A Perspective Beyond Age
I am in my late 30s now. That’s well beyond the age where one would be called upon to fight in an invasion, even if we still lived in the era of such cataclysmic warfare. For me, what these men went through is something I have to try to imagine because, thank the Lord, I’ve never been called upon to experience anything remotely like it.
Very few people now living in this country have. Yet we remain ever willing to appropriate the experiences of these unimaginably young men to make petty points about our present-day politics. Woke idiots share memes about Normandy being an “antifa” gathering, as if they wouldn’t be the first to condemn those men in real life for having "problematic” opinions. They’re opposed by phonies on the right who wrap themselves in the sacrifices of those men to score points of their own.
They were tougher than we are because the times were tougher
J.D. Salinger's daughter recounts that despite his increasing reclusiveness, her father never concealed nor boasted about his military service. It wasn't the core of his identity, but he always acknowledged its significance. His wartime experiences were a part of who he was, as with most of his contemporaries. They shared a toughness that we can’t access because we’ve never had to be as tough as they were.

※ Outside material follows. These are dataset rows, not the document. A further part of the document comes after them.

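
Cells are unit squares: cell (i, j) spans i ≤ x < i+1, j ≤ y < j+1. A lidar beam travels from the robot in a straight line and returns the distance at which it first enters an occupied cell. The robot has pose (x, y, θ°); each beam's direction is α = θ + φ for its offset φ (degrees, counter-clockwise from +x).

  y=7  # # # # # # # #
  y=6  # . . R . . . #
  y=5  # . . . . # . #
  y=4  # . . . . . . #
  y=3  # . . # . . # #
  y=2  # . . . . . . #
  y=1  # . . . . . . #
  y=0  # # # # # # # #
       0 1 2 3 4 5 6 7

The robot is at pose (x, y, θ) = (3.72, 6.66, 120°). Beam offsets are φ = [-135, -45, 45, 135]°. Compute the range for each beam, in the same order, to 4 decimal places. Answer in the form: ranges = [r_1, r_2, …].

beam 1: φ=-135°, α=345°
  direction (0.9659, -0.2588); cell (3,6); t to first gridline: x 0.2899, y 2.5500 (then +1.0353 / +3.8637)
    (4,6) via x @ 0.2899
    (5,6) via x @ 1.3252
    (6,6) via x @ 2.3604
    (6,5) via y @ 2.5500
    (7,5) via x @ 3.3957  # hit
  → r_1 = 3.3957
beam 2: φ=-45°, α=75°
  direction (0.2588, 0.9659); cell (3,6); t to first gridline: x 1.0818, y 0.3520 (then +3.8637 / +1.0353)
    (3,7) via y @ 0.3520  # hit
  → r_2 = 0.3520
beam 3: φ=45°, α=165°
  direction (-0.9659, 0.2588); cell (3,6); t to first gridline: x 0.7454, y 1.3137 (then +1.0353 / +3.8637)
    (2,6) via x @ 0.7454
    (2,7) via y @ 1.3137  # hit
  → r_3 = 1.3137
beam 4: φ=135°, α=255°
  direction (-0.2588, -0.9659); cell (3,6); t to first gridline: x 2.7819, y 0.6833 (then +3.8637 / +1.0353)
    (3,5) via y @ 0.6833
    (3,4) via y @ 1.7186
    (3,3) via y @ 2.7538  # hit
  → r_4 = 2.7538

ranges = [3.3957, 0.3520, 1.3137, 2.7538]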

We all know the St. Crispin's Day speech before the Battle of Agincourt in Henry V. The famous phrase "we band of brothers," has been invoked often to describe the bonds forged by war. But the true climax of that speech speaks of those not there feeling themselves accursed for that fact, and holding their manhood cheap when any speaks who fought that day.
So much experienced by men so young
I don’t feel particularly accursed. The 25-year-old Salinger fought off the Germans in the Battle of the Bulge. The 25-year-old Liam Hehir was just knocking on doors, trying to get a National Party candidate elected in Palmerston North.
I am grateful that this was the impossible task the universe alloted me rather than the calling to walk through Hell in service of my country. Everyone who has never been put to that test should feel that way. I am sure Salinger would have been the first to agree.
But I certainly do hold my manhood cheap thinking about that generation. That’s how we should feel about the men of both world wars. No more, no less.
There are so few of them still alive today. The funny thing is, however, is that with every passing year I get older and fatter and uglier. But whenever I read about Normandy and everything that followed, those men just seem younger and younger.
I would count this piece as probably the best piece of writing that I’ve ever found on Substack. Overwhelming in its depth.